На зимней стоянке про Анну говорили по-разному.
Одни — с уважением:
— Без нее бы давно перемерзли.
Другие — с усмешкой:
— Велика невидаль, иголкой махать.
А она никому ничего не доказывала. Сидела в своем низком чуме у железной печки, щурилась на шов, кусала нитку зубами и шила. День шила, ночь шила. Малицы, рукавицы, кисы, капоры, детские меховые рубашонки, заплаты на старую одежду, новые подкладки, завязки, ремешки. Все через ее руки проходило.
Пальцы у нее были маленькие, крепкие, в вечных уколах от иглы. Лицо простое, скуластое, глаза темные, внимательные. На людях негромкая, не заметная даже. Но если кто собирался в дальний ход, то первым делом шел не к бригадиру, не к старшему пастуху, а к ней.
— Анна, глянь малицу.
И она глядела.
Пощупает мех. Потянет шов. Прищурится.
— В этой не ходи.
— Да чего не ходи? Хорошая.
— Хорошая — до первой низовки. Потом вспомнишь.
И ведь вспоминали.
На стоянке зима не как в городе. Тут мороз не для красоты. Не для поговорить. Он если взялся — так держит. Воздух хрустит, как сухарь. Нарты стонут. Олень паром дышит, будто горит изнутри. Чуть недоглядел — и все, пальцев нет. А то и человека нет.
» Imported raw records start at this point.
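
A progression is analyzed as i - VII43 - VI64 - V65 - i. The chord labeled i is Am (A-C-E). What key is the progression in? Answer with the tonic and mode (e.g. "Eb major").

The anchor chord is a minor triad on A, labeled i.
If A is scale degree 1 and the mode makes that degree carry a minor triad, the tonic is A and the mode is minor.

A minor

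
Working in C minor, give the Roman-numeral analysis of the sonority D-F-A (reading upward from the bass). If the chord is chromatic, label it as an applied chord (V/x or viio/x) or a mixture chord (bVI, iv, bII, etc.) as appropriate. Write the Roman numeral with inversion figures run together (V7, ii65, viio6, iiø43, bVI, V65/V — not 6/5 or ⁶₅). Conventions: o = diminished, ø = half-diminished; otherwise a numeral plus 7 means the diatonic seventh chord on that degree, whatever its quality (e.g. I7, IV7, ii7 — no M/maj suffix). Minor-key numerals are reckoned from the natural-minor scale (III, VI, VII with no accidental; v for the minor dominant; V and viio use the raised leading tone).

Stacked in thirds the chord is D-F-A: a minor triad on D.
D is the second degree of C minor. This is the minor supertonic, borrowed from the parallel major (the Dorian ii).

ii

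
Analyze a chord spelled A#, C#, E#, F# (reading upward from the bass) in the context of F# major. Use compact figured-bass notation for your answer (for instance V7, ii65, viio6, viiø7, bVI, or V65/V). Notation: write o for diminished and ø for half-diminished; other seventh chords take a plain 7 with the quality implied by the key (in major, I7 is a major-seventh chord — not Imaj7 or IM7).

I65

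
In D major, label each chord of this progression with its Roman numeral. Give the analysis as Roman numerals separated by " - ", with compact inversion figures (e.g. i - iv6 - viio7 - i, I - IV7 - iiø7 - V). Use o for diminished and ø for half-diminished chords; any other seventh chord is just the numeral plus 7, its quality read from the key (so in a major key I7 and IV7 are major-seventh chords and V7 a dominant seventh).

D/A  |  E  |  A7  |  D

D/A has root D, degree 1 in D major, so I64.
E is the secondary dominant of V (major triad on E): V/V.
A7 has root A, degree 5 in D major, so V7.
D: major triad on D = scale degree 1 → I.

I64 - V/V - V7 - I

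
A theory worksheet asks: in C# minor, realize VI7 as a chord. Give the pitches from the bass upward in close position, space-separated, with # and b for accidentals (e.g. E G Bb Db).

A C# E G#

In C# minor, the submediant is A, and the diatonic chord built there is a major seventh chord.
That chord is spelled A-C#-E-G#.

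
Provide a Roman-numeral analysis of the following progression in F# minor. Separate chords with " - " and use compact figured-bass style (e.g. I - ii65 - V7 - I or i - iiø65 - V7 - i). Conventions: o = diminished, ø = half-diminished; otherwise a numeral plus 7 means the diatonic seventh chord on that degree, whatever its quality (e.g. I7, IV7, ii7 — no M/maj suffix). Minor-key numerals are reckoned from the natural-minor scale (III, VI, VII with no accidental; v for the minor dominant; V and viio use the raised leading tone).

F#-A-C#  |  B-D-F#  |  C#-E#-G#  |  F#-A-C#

F#-A-C#: root F# is the tonic; minor triad there is i.
B-D-F#: root B is the subdominant; minor triad there is iv.
C#-E#-G# has root C#, degree 5 in F# minor, so V.
F#-A-C#: root F# is the tonic; minor triad there is i.

i - iv - V - i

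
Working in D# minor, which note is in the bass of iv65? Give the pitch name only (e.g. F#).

B

iv in D# minor has root G#; the chord is G#-B-D#-F#.
The figure 65 means first inversion — the third is in the bass.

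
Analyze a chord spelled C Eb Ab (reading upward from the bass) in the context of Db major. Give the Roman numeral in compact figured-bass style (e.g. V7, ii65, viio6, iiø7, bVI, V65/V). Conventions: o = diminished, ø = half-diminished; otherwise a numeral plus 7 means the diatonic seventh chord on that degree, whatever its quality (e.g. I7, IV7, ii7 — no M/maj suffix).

V6

The pitches Ab-C-Eb form a major triad rooted on Ab.
In Db major, Ab is the dominant; the diatonic major triad there is V.
With C in the bass the chord is in first inversion, so the figured bass is 6.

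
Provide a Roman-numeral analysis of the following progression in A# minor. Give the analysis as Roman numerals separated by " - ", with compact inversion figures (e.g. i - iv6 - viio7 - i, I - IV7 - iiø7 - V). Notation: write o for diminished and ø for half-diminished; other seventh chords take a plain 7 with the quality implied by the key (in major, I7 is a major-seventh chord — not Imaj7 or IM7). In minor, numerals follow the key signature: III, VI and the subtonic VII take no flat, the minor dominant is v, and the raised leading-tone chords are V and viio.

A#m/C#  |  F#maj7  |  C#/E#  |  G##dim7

A#m/C#: root A# is the tonic; minor triad there is i6.
F#maj7: major seventh chord on F# = scale degree 6 → VI7.
C#/E#: root C# is the mediant; major triad there is III6.
G##dim7: fully diminished seventh chord on G## = scale degree 7 → viio7.

i6 - VI7 - III6 - viio7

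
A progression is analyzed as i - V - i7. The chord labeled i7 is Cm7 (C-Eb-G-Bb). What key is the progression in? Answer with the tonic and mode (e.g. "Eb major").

The anchor chord is a minor seventh chord on C, labeled i7.
If C is scale degree 1 and the mode makes that degree carry a minor seventh chord, the tonic is C and the mode is minor.

C minor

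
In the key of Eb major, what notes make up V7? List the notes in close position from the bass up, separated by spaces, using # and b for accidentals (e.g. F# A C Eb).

The numeral's case and figure indicate a dominant seventh chord. In Eb major its root, the fifth degree, is Bb.
That chord is spelled Bb-D-F-Ab.

Bb D F Ab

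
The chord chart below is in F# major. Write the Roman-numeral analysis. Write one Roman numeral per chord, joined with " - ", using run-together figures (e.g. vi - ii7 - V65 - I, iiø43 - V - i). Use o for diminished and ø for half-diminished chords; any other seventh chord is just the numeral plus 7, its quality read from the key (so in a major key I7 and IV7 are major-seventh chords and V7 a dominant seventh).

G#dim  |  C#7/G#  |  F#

iio - V43 - I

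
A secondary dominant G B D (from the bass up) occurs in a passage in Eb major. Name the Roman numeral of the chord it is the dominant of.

The chord is a major triad on G.
A dominant resolves down a perfect fifth: G → C. In Eb major, C is scale degree 6, i.e. vi.

vi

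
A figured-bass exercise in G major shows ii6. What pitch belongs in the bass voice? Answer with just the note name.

ii in G major has root A; the chord is A-C-E.
The figure 6 means first inversion — the third is in the bass.

C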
Но люди ко всему привыкают. Даже к опасности. Особенно если она не сегодня, а вроде где-то рядом.
Так и жили.
Бригадиром у них был Семен — мужик широкий, крикливый, с хорошими руками и дурной поспешностью. Он любил, чтоб быстро. Если чинить — то сейчас. Если ехать — то немедля. Если спорить — то громче всех. Люди его слушались, потому что дело знал, дорогу чуял, с оленями управлялся. Но характер имел такой, что не обойдешь.
А Анна ему была поперек.
Не потому, что ругалась. Она как раз никогда с ним не спорила. Это его и бесило.
— Ты чего, — скажет он, — опять парню новую малицу суешь? В старой бы сходил.
Анна спокойно отвечает:
— В старой он до леска дойдет и назад побежит.
— Да ты всегда стращаешь!
— А ты всегда спешишь.
Скажет и дальше шьет. Ни злости, ни вызова. А Семен стоит, сопит, будто его не словом, а поленом по лбу хлопнули.
Особенно он серчал в тот год, когда морозы пришли рано.
Еще снег толком не улегся, а уже ударило под сорок. Потом под пятьдесят. И ветер сверху. Тундра выровнялась, затвердела, как железо. Олени шли тяжело. Молодняк слабел. Люди стали больше молчать.
В такие дни все на нитке держится: упряжь, полоз, печка, рукавица, ворот малицы. Маленькая прореха — а беда большая.
Анна это знала лучше всех.
Она сидела вечером, чинила детскую кису, и вдруг подняла голову.
— Семен, не пускай завтра Василия в дальний перегон.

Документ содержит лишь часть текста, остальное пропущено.